Data Analysis Concepts Revision Flashcards
State the five stages of creating structured data
1) Document scanning
2) Text recognition
3) Character encoding
4) Parsing
5) Migration to database
Describe ‘serial’ file organisation
Data that is organised based on the order of their creation. As a result, data is unorganised, or at best is in chronological order.
Describe ‘sequential’ file organisation
Data is sorted by a key field, often a primary key.
State and briefly explain four ways to achieve good quality data
1) People and skills - with appropriate knowledge and competency in their role
2) Governance and Leadership - policies and procedures in place to support the process
3) Systems and processes - systems to support validation and verification
4) Data security - Ensuring data collected is secure and only used by authorised individuals
What does CUVCATR stand for in relation to Data Quality
C - Completness U - Uniqueness V - Validity C - Consistency A - Accuracy T - Timeliness R - Relevance
What is the difference between Personal and Identifying information with relation to GDPR
Personal - any record relating to yourself (i.e doctor records)

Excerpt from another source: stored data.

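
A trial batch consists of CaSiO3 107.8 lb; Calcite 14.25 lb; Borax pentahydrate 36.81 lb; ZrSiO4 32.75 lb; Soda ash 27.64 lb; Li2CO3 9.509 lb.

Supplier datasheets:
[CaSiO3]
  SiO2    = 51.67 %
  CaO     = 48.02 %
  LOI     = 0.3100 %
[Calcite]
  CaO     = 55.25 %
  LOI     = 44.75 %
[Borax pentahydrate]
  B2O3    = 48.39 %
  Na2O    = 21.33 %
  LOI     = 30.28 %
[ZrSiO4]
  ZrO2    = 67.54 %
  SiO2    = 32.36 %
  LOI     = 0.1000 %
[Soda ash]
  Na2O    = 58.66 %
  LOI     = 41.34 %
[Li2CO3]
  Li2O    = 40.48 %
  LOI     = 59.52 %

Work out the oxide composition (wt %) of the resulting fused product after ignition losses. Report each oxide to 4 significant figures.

The whole derivation runs at full precision in all steps; in-progress results appear rounded off to 4 significant digits in the printout. Every reported figure takes exactly one rounding. All derived quantities are computed in exact precision (the six compositions, totals, LOI, glass mass, yield) from the weighed amounts for 193.8 lb of glass, as given in the problem or answer text.
Mass of each oxide from the mix:
  ZrO2: 32.75·0.6754 = 22.12 lb
  SiO2: 107.8·0.5167 + 32.75·0.3236 = 66.30 lb
  B2O3: 36.81·0.4839 = 17.81 lb
  CaO: 107.8·0.4802 + 14.25·0.5525 = 59.64 lb
  Li2O: 9.509·0.4048 = 3.849 lb
  Na2O: 36.81·0.2133 + 27.64·0.5866 = 24.07 lb
LOI: 107.8·0.003100 + 14.25·0.4475 + 36.81·0.3028 + 32.75·0.001000 + 27.64·0.4134 + 9.509·0.5952 = 34.98 lb
Resulting glass, batch − LOI: 228.8 − 34.98 = 193.8 lb (= Σ oxide masses)
oxide / glass × 100 gives the wt %

Glass mass = 193.8 lb (batch 228.8 − LOI 34.98).
Composition: ZrO2 11.41%, SiO2 34.21%, B2O3 9.192%, CaO 30.78%, Li2O 1.986%, Na2O 12.42%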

Identifying - information that can be used to identify from others in a dataset
Define ‘data lineage’
Includes the origin of the data, what happens to it and where it moves over time
Define ‘Interpolation’
The creation of new estimated data points based on pre-existing data points
State and explain the three forms of interpolation
Linear - The simplest form that makes fewest assumptions about the data
Polynomial - Captures non-linear patterns
Nearest Neighbour - Does not generate new values, replicates the nearest existing values
State the difference between the Null and Alternative hypothesis’

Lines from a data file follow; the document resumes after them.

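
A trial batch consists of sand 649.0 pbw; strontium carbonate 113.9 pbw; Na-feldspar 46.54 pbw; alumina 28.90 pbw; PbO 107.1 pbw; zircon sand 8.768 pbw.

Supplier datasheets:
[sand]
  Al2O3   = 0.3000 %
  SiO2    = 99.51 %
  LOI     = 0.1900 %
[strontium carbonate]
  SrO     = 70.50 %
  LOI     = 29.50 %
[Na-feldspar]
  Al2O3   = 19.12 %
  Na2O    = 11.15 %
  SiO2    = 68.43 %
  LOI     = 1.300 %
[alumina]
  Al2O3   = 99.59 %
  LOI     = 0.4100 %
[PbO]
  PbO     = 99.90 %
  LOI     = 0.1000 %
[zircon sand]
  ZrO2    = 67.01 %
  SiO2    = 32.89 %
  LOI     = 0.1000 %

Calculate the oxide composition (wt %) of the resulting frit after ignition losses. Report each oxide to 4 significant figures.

The working math runs at exact precision at all times — rounding to four significant figures extends to every intermediate as displayed — each reported value is rounded exactly once. All derived quantities, which include the totals, glass mass, six oxide percentages, ignition loss, yield, are computed in full precision, as quoted within problem or answer, from the batch weights at 918.5 pbw of glass.
Delivered oxide masses:
  SrO: 113.9·0.7050 = 80.30 pbw
  Al2O3: 649.0·0.003000 + 46.54·0.1912 + 28.90·0.9959 = 39.63 pbw
  Na2O: 46.54·0.1115 = 5.189 pbw
  ZrO2: 8.768·0.6701 = 5.875 pbw
  SiO2: 649.0·0.9951 + 46.54·0.6843 + 8.768·0.3289 = 680.6 pbw
  PbO: 107.1·0.9990 = 107.0 pbw
LOI: 649.0·0.001900 + 113.9·0.2950 + 46.54·0.01300 + 28.90·0.004100 + 107.1·0.001000 + 8.768·0.001000 = 35.67 pbw
Net of LOI, the glass mass = 954.2 − 35.67 = 918.5 pbw (equal to the oxide-mass sum)
percent by weight: oxide/glass ×100

Glass mass = 918.5 pbw (batch 954.2 − LOI 35.67).
Composition: SrO 8.742%, Al2O3 4.314%, Na2O 0.5649%, ZrO2 0.6397%, SiO2 74.09%, PbO 11.65%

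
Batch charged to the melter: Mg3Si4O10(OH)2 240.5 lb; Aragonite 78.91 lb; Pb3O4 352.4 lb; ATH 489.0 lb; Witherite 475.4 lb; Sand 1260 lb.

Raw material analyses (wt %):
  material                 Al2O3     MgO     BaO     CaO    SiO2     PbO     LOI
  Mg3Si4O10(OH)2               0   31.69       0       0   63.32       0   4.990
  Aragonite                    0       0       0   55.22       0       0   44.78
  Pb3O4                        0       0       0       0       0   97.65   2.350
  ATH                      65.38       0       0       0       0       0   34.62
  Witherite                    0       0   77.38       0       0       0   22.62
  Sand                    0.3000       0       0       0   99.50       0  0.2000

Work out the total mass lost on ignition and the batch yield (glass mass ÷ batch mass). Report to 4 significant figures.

LOI loss = 335.0 lb; glass = 2561 lb; yield = 88.43%

The working math holds full float precision throughout; working values are shown, rounded to 4 significant digits, within the worked lines. Exactly one rounding lands on every reported result. Derived quantities are re-derived at full float precision (net glass mass, the yield, the totals, ignition loss, six oxide percentages) from the batch weights on 2561 lb of glass as written in question or answer.
Ignition loss by material:
  Mg3Si4O10(OH)2: 240.5 × 0.04990 = 12.00 lb
  Aragonite: 78.91 × 0.4478 = 35.34 lb
  Pb3O4: 352.4 × 0.02350 = 8.281 lb
  ATH: 489.0 × 0.3462 = 169.3 lb
  Witherite: 475.4 × 0.2262 = 107.5 lb
  Sand: 1260 × 0.002000 = 2.520 lb
Total LOI = 335.0 lb
Glass = batch − LOI = 2896 − 335.0 = 2561 lb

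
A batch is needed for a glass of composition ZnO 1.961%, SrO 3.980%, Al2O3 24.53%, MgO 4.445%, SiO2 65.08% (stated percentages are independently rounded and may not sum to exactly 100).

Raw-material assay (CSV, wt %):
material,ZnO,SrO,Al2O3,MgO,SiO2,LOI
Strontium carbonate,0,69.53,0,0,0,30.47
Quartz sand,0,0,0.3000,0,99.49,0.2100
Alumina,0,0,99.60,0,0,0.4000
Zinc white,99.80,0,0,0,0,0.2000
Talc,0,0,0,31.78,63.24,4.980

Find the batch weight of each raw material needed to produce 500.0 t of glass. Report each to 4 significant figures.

Values along the way are printed, rounded to 4 significant digits, alongside each step; full precision is held in all steps; every reported value carries a single rounding. All derived quantities (totals, net glass mass, the yield, the five compositions, LOI) are computed at full float precision from the batch weights at 500.0 t of glass, exactly as shown in either problem or answer.
Oxide-by-oxide targets in 500.0 t glass:
  ZnO: 1.961% × 500.0 = 9.805 t
  SrO: 3.980% × 500.0 = 19.90 t
  Al2O3: 24.53% × 500.0 = 122.6 t
  MgO: 4.445% × 500.0 = 22.22 t
  SiO2: 65.08% × 500.0 = 325.4 t
Verifying the oxide balance per the reported batch figures, for the quoted basis mass (sum by sum, the targets are met within answer rounding):
  ZnO: 9.825·0.9980 = 9.805 t (target 9.805 t)
  SrO: 28.62·0.6953 = 19.90 t (target 19.90 t)
  Al2O3: 282.6·0.003000 + 122.3·0.9960 = 122.7 t (target 122.6 t)
  MgO: 69.93·0.3178 = 22.22 t (target 22.22 t)
  SiO2: 282.6·0.9949 + 69.93·0.6324 = 325.4 t (target 325.4 t)
Consistency of the glass mass: total batch − LOI = 500.0 t (the Σ of target masses is 500.0 t; the stated basis being 500.0 t — deltas are rounding alone).
Batch total: Σ batch = 513.3 t; Σ batch·LOI gives LOI loss = 13.31 t; the yield ratio, glass ÷ batch: 97.41%.

Batch per 500.0 t glass:
  Strontium carbonate: 28.62 t
  Quartz sand: 282.6 t
  Alumina: 122.3 t
  Zinc white: 9.825 t
  Talc: 69.93 t
Total batch = 513.3 t; LOI loss = 13.31 t; yield = 97.41%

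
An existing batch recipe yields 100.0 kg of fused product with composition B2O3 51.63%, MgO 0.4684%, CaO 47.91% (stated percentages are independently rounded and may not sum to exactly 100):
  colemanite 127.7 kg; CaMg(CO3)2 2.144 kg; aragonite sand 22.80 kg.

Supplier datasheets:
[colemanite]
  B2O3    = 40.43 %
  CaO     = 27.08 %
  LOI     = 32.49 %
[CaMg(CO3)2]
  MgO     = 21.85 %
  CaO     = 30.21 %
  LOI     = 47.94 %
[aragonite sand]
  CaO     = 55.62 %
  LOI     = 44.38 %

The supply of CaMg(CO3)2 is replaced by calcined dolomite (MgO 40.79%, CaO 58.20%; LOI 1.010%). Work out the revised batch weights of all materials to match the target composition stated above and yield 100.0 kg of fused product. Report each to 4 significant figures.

Revised batch per 100.0 kg fused product:
  colemanite: 127.7 kg
  calcined dolomite: 1.148 kg
  aragonite sand: 22.76 kg
Total batch = 151.6 kg; LOI loss = 51.60 kg

Working values are displayed rounded to 4 significant figures in the printout; the whole derivation runs at full float precision from first step to last. Exactly one rounding is applied to every reported figure; all derived quantities, including net glass mass, three oxide percentages, the totals, yield, LOI, are recomputed using the weight values per 100.0 kg of glass in exact precision, as set out in the problem or answer text.
Oxide mass targets, per 100.0 kg fused product:
  B2O3: 51.63% × 100.0 = 51.63 kg
  MgO: 0.4684% × 100.0 = 0.4684 kg
  CaO: 47.91% × 100.0 = 47.91 kg
Mass-balance tally per oxide on the weights just shown, at the basis given (sums match the target masses up to rounding of the answer):
  B2O3: 127.7·0.4043 = 51.63 kg (target 51.63 kg)
  MgO: 1.148·0.4079 = 0.4683 kg (target 0.4684 kg)
  CaO: 127.7·0.2708 + 1.148·0.5820 + 22.76·0.5562 = 47.91 kg (target 47.91 kg)
Glass mass check: whole batch net of LOI = 100.0 kg (oxide target masses add up to 100.0 kg; basis as stated: 100.0 kg — a pure rounding effect).
Batch total: Σ batch = 151.6 kg; loss to ignition Σ batch·LOI = 51.60 kg; yield: glass divided by total = 65.96%.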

Null hypothesis states that whatever relationship you are studying is not due to a real effect but observed only because of random sampling
Alternative hypothesis states that the effect/relationship you are measuring/observing is due to a real phenomena.

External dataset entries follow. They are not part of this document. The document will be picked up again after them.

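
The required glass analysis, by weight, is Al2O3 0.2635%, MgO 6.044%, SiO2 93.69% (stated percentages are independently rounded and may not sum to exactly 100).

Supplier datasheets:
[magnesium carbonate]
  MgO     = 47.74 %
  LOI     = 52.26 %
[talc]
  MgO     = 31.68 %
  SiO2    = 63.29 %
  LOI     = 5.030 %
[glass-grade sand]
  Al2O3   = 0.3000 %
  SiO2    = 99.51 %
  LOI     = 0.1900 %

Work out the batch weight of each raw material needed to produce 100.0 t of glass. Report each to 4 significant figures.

All arithmetic holds full float precision through every step; values along the way appear, rounded to 4 significant figures, alongside each step — a single rounding produces each reported number. Derived quantities (LOI, the three compositions, the yield, glass mass, the totals) are recomputed from the batch weights at 100.0 t of glass at full precision, as they appear in either problem or answer.
Target oxide masses per 100.0 t glass:
  Al2O3: 0.2635% × 100.0 = 0.2635 t
  MgO: 6.044% × 100.0 = 6.044 t
  SiO2: 93.69% × 100.0 = 93.69 t
Mass-balance tally per oxide given the weights on record, at the basis given (sum by sum, the targets are met modulo rounding of the values):
  Al2O3: 87.83·0.003000 = 0.2635 t (target 0.2635 t)
  MgO: 6.068·0.4774 + 9.934·0.3168 = 6.044 t (target 6.044 t)
  SiO2: 9.934·0.6329 + 87.83·0.9951 = 93.69 t (target 93.69 t)
Glass-mass bookkeeping: net batch after ignition = 99.99 t (summing oxide targets gives 100.0 t; the stated basis being 100.0 t — rounding explains the deltas).
Adding the batch up: Σ batch = 103.8 t; LOI removed, Σ of batch·LOI: 3.838 t; the yield ratio, glass ÷ batch: 96.30%.

Batch per 100.0 t glass:
  magnesium carbonate: 6.068 t
  talc: 9.934 t
  glass-grade sand: 87.83 t
Total batch = 103.8 t; LOI loss = 3.838 t; yield = 96.30%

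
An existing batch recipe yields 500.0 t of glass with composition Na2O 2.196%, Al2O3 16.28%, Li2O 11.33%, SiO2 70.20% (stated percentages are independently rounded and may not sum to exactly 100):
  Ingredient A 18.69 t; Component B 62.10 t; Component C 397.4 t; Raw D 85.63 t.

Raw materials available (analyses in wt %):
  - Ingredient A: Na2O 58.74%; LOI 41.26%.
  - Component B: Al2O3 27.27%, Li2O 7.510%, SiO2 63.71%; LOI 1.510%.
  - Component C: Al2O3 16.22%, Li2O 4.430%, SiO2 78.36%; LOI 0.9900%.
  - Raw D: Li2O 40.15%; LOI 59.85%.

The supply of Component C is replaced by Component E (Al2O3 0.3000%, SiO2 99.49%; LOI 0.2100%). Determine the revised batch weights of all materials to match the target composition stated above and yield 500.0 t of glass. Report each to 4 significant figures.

Every computation holds full float precision from first step to last; intermediates are displayed, with 4-significant-digit rounding, across the worked steps; every reported figure is rounded exactly once — the derived quantities, including the four compositions, the totals, ignition loss, the yield, glass mass, are rebuilt from the weighed amounts per 500.0 t of glass in exact precision, exactly as printed in the problem or answer text.
Per-oxide target masses for 500.0 t glass:
  Na2O: 2.196% × 500.0 = 10.98 t
  Al2O3: 16.28% × 500.0 = 81.40 t
  Li2O: 11.33% × 500.0 = 56.65 t
  SiO2: 70.20% × 500.0 = 351.0 t
Checking each oxide sum on the weights just shown, relative to the basis at hand (every target is met by its sum inside rounding margins):
  Na2O: 18.69·0.5874 = 10.98 t (target 10.98 t)
  Al2O3: 296.7·0.2727 + 162.8·0.003000 = 81.40 t (target 81.40 t)
  Li2O: 296.7·0.07510 + 85.60·0.4015 = 56.65 t (target 56.65 t)
  SiO2: 296.7·0.6371 + 162.8·0.9949 = 351.0 t (target 351.0 t)
Mass balance on the glass: the batch minus its LOI: 500.0 t (targets for the oxides total 500.0 t; against the stated basis, 500.0 t — any gap is answer rounding).
Adding the batch up: Σ batch = 563.8 t; LOI loss = Σ batch·LOI = 63.77 t; as yield: glass ÷ batch → 88.69%.

Revised batch per 500.0 t glass:
  Ingredient A: 18.69 t
  Component B: 296.7 t
  Component E: 162.8 t
  Raw D: 85.60 t
Total batch = 563.8 t; LOI loss = 63.77 t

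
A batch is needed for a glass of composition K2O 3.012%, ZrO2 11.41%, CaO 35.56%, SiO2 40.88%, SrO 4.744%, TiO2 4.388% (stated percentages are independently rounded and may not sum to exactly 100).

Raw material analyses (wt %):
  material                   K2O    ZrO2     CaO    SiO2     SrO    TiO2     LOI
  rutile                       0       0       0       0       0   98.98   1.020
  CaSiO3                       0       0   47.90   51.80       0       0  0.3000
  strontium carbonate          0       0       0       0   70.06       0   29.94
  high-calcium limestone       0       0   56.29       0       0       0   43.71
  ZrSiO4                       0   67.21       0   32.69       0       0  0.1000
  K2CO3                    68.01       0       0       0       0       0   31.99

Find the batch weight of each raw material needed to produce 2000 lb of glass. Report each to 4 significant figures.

Intermediates are printed (rounded to 4 significant digits) within the worked lines; the working math carries exact precision from start to finish. Every reported value carries a single rounding — derived quantities (the yield, LOI, the six compositions, net glass mass, the totals) are computed using the weight values for 2000 lb of glass in full precision as set out in problem or answer.
Per-oxide target masses for 2000 lb glass:
  K2O: 3.012% × 2000 = 60.24 lb
  ZrO2: 11.41% × 2000 = 228.2 lb
  CaO: 35.56% × 2000 = 711.2 lb
  SiO2: 40.88% × 2000 = 817.6 lb
  SrO: 4.744% × 2000 = 94.88 lb
  TiO2: 4.388% × 2000 = 87.76 lb
Per-oxide balance check using the reported weights, per the basis as stated (sum by sum, the targets are met inside rounding margins):
  K2O: 88.58·0.6801 = 60.24 lb (target 60.24 lb)
  ZrO2: 339.5·0.6721 = 228.2 lb (target 228.2 lb)
  CaO: 1364·0.4790 + 102.7·0.5629 = 711.2 lb (target 711.2 lb)
  SiO2: 1364·0.5180 + 339.5·0.3269 = 817.5 lb (target 817.6 lb)
  SrO: 135.4·0.7006 = 94.86 lb (target 94.88 lb)
  TiO2: 88.66·0.9898 = 87.76 lb (target 87.76 lb)
Glass mass check: net batch after ignition = 2000 lb (per-oxide target masses sum to 2000 lb; the stated basis being 2000 lb — a pure rounding effect).
Total batch = Σ batch = 2119 lb; ignition loss, Σ(batch × LOI) = 119.1 lb; yield: glass divided by total = 94.38%.

Batch per 2000 lb glass:
  rutile: 88.66 lb
  CaSiO3: 1364 lb
  strontium carbonate: 135.4 lb
  high-calcium limestone: 102.7 lb
  ZrSiO4: 339.5 lb
  K2CO3: 88.58 lb
Total batch = 2119 lb; LOI loss = 119.1 lb; yield = 94.38%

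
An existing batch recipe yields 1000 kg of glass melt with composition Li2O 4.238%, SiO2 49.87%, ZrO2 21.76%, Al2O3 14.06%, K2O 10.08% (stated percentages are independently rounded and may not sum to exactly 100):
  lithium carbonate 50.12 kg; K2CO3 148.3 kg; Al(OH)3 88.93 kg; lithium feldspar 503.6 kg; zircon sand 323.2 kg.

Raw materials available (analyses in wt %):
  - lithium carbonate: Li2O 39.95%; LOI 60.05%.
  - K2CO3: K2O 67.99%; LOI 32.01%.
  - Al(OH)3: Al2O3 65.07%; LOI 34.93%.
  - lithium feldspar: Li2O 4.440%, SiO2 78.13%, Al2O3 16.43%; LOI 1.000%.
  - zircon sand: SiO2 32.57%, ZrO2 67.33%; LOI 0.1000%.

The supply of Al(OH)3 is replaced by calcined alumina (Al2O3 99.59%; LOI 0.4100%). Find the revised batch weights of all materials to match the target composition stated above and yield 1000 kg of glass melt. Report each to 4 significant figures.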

Define ‘Data Architecture’
Data architecture is collective term describing the systems, policies, rules and standards that aim to standardise the way data is collected, handled, stored and transmitted
State four advantages of using a data architecture
1) Operations on data are done in the same/similar ways
2) Upgrades/maintenance to software or hardware are simplified
3) Accessing and performing operations on data is made easier
4) Encourages people to think of the wider context in which their application/systems live
Define ‘Domain Knowledge’
Knowledge of a specific industry and business
Define ‘Descriptive Analysis’
Analysis that shows ‘what has happened?’. Often involves summary stats i.e mean, count, sum.
Define ‘Predictive Analysis’
Helps project trends and patterns into the future.
Define ‘Decision Analysis’
Helps understand the ‘map’ of possibility from a decision. Uses known outcomes, risks and machine learning to estimate a likely outcome.
Define ‘Prescriptive Analysis’
Helps understand the best course of action of possibility from a decision. Similar to ‘decision’ analysis but are scored by a set of criteria.
Which of the following would you use to gain consensus;
Focus Groups Interviews Shadowing Surveys Studying Documents
Focus Groups
State three issues that can occur from requirements elicitation
1) Problems with scope - boundaries of systems are ill-defined
2) Problems with understanding - Stakeholders aren’t sure of what is needed
3) problems of volatility - Requirements change over time
State and briefly describe the four types of database maintenance activity
1) Log File Maintenance - Updating and deleting old logs, and checking access for unusual activity
2) Data Compaction - Removing old/redundant data and replacing with metadata
3) Integrity Check - Checking for vulnerable pieces of data with insufficient backups.
4) Data Warehousing - Bringing structured data together into the database
State five things that make a hypothesis ‘good’
1) MUST be testable and be written in non-ambiguous language
2) MUST at least partly answer the problem statement
3) MUST be used to make at least one clear prediction
4) MUST be based on reliable and relevant information
5) MUST contain dependent variable (what you measure) and an independent variable (something that is controlled or changed)
What are the advantages of using both structured and unstructured data
- Faster decision making
- More relevant decisions
- Fewer wasted man hours
- More opportunities spotted
- Rich data sources available
What does IPR stand for when referring to data protection rules
Intellectual Property Rights
What does ‘CIA’ mean when referring to a model designed to guide information security policies
Confidentiality, Integrity, Availability
How to overcome problems with requirements eliciation
Use visualisations to help people understand
Consistent language
Guidelines
Consistent use of templates
Document dependencies between requirements
Analysis of change - route cause analysis
Order the following in the order that they would occur as part of an ETL;
Session Mapping Source Target Workflow
1) Source
2) Target
3) Mapping
4) Source
5) Workflow
Define CAP theorem and explain the three elements
The theory that a distributed system can delivery only two of three desired characteristics;
Consistency - All clients see the data at the same time
Availability - Any client making a request for data gets a response
Partition Tolerance - The cluster must continue to work despite any number of communication breakdowns.